Maybe it’s because of the foggy atmosphere. Maybe it’s because it’s the only film in Christopher Nolan’s filmography he didn’t write as well as direct. But for some reason, Insomnia always feels forgotten about whenever we give Nolan his flowers for whatever his latest cinematic achievement is.

Whatever the case, I know it’s no fault of the quality of the film, because Insomnia is a certified serial killer classic that adds several unique layers to the detective/killer dynamic. One way to create an extreme sense of unease with a movie villain is to cast someone you’d never expect in the role, which is exactly what Nolan did by casting the hilarious and sweet Robin Williams as a manipulative child murderer. He capped that off by casting Al Pacino as the embattled detective hunting him down.

This dynamic was fascinating as Williams was creepy and clever in the role. He was subdued in a way that was never boring but believable. On the other side of it, Al Pacino felt as if he’d walked straight off the set of 1995’s Heat and onto this one. A broken and imperfect man trying to stop a far worse one.

Aside from the stellar acting, Insomnia stands out because of its unique setting and plot. Both working against the detective. The investigation is taking place in a part of Alaska where the sun never goes down. This creates a beautiful, nightmare atmosphere where by the end of it, Pacino’s character is like a Freddy Krueger victim in the leadup to their eventual, exhausted death as he runs around town trying to catch a serial killer while dealing with the debilitating effects of insomnia. Meanwhile, he’s under an internal affairs investigation for planting evidence to catch another child killer and accidentally shoots his partner who he just found out is about to testify against him. The kicker here is that the killer knows what happened that fateful day and is using it to blackmail Pacino’s character into letting him get away with his own crimes.

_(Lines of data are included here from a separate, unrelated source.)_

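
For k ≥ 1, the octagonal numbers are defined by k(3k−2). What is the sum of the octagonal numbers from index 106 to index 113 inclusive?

286140

Σ i(3i−2) = 3Σi² − 2Σi over i = 106..113.
Σi = 6441 − 5565 = 876 and Σi² = 487369 − 391405 = 95964.
3·95964 − 2·876 = 286140.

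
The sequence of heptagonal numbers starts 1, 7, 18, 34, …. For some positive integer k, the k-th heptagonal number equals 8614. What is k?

Set n(5n−3)/2 = 8614, giving 5n² − 3n − 17228 = 0.
So n = (3 + 587) / 10 = 590/10 = 59.
Check: 59·(5·59 − 3)/2 = 8614. ✓

59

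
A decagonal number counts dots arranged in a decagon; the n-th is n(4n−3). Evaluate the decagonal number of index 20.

The 20th decagonal number is n(4n−3) with n = 20.
20·(4·20 − 3) = 20·77 = 1540.

1540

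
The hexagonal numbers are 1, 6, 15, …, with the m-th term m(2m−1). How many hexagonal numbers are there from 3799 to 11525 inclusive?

33

The n-th hexagonal number is n(2n−1).
Smallest index with value ≥ 3799: n = 44 (giving 3828).
Largest index with value ≤ 11525: n = 76 (giving 11476).
Indices 44 through 76: 33 terms.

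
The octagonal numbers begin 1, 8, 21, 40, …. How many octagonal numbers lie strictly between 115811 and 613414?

The n-th octagonal number is n(3n−2).
Smallest index with value > 115811: n = 197 (giving 116033).
Largest index with value < 613414: n = 452 (giving 612008).
Indices 197 through 452: 256 terms.

256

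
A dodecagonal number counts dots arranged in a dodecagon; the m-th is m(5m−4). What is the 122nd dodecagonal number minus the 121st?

1211

Consecutive dodecagonal numbers differ by 10n − 9: here 10·122 − 9 = 1211.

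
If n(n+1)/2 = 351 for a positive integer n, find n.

Set n(n+1)/2 = 351, giving n² + n − 702 = 0.
The discriminant is 1 + 8·351 = 2809, and √2809 = 53.
So n = (-1 + 53) / 2 = 52/2 = 26.

26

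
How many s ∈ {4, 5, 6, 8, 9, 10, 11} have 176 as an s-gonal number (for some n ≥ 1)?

2

s = 4: P(4, 13) = 169 and P(4, 14) = 196; 176 is not s-gonal.
s = 5: P(5, 11) = 176. ✓
s = 6: P(6, 9) = 153 and P(6, 10) = 190; 176 is not s-gonal.
s = 8: P(8, 8) = 176. ✓
s = 9: P(9, 7) = 154 and P(9, 8) = 204; 176 is not s-gonal.
s = 10: P(10, 7) = 175 and P(10, 8) = 232; 176 is not s-gonal.
s = 11: P(11, 6) = 141 and P(11, 7) = 196; 176 is not s-gonal.
Hits: s ∈ {5, 8} → 2.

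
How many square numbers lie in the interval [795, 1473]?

10

The n-th square number is n².
Smallest index with value ≥ 795: n = 29 (giving 841).
Largest index with value ≤ 1473: n = 38 (giving 1444).
Indices 29 through 38: 10 terms.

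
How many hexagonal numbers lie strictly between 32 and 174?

5

The n-th hexagonal number is n(2n−1).
Smallest index with value > 32: n = 5 (giving 45).
Largest index with value < 174: n = 9 (giving 153).
Indices 5 through 9: 5 terms.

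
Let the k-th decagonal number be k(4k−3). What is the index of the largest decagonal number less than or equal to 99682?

158

Solve n(4n−3) ≤ 99682 for integer n.
n = 158 gives 99382 ≤ 99682, while n = 159 gives 100647 > 99682; so the answer is index 158.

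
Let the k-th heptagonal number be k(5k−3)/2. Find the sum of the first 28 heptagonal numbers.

18676

Σ i(5i−3)/2 = (5Σi² − 3Σi) / 2 over i = 1..28.
Σi = 406 and Σi² = 7714.
(5·7714 − 3·406) / 2 = 37352/2 = 18676.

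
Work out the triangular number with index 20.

The 20th triangular number is n(n+1)/2 with n = 20.
20·21/2 = 420/2 = 210.

210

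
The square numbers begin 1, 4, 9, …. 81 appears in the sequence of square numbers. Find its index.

We need n² = 81, so n = √81 = 9.

9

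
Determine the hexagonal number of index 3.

15

The 3rd hexagonal number is n(2n−1) with n = 3.
3·(2·3 − 1) = 3·5 = 15.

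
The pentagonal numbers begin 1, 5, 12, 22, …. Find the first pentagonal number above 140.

145

Solve n(3n−1)/2 > 140 for integer n.
The largest n with value ≤ 140 is 9 (since 117 ≤ 140 < 145), so the first above is n = 10, value 145.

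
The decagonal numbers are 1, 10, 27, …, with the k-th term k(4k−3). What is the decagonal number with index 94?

The 94th decagonal number is n(4n−3) with n = 94.
94·(4·94 − 3) = 94·373 = 35062.

35062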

If this is the kind of “what would you do?” intrigue we get with the story from Longlegs? We’ll be in for a treat. Hoo-ah.


FALLEN (1998)

Longlegs serial killer fallen

Fallen may not be nearly as obscure as Memories of Murder or Cure. Hell, it boasts an all-star cast of Denzel Washington, John Goodman, Donald Sutherland, James Gandolfini, and Elias Koteas. But when you bring it up around anyone who has seen it, their ears perk up, and the word “underrated” usually follows. And when it comes to the occult tie-ins that Longlegs will allegedly have? Fallen may be the most appropriate film on this entire list.

In the movie, Detective Hobbs (Washington) catches vicious serial killer Edgar Reese (Koteas) who seems to place some sort of curse on him during Hobbs’ victory lap. After Reese is put to death via electric chair, dead bodies start popping up all over town with his M.O., eventually pointing towards Hobbs as the culprit. After all, Reese is dead. As Hobbs investigates he realizes that a fallen angel named Azazel is possessing human body after human body and using them to commit occult murders. It has its eyes fixated on him, his co-workers, and family members; wrecking their lives or flat-out murdering them one by one until the whole world is damned.

Mixing a demonic entity into a detective/serial killer story is fascinating because it puts our detective in the unsettling position of being the one who is hunted. How the hell do you stop a demon who can inhabit anyone they want with a mere touch?!

Fallen is a great mix of detective story and supernatural horror tale. Not only are we treated to Denzel Washington as the lead in a grim noir (complete with narration) as he uncovers this occult storyline, but we’re left with a pretty great “what would you do?” situation in a movie that isn’t afraid to take the story to some dark places. Especially when it comes to the way the film ends. It’s a great horror thriller in the same vein as Frailty but with a little more detective work mixed in.


Look for Longlegs in theaters on July 12, 2024.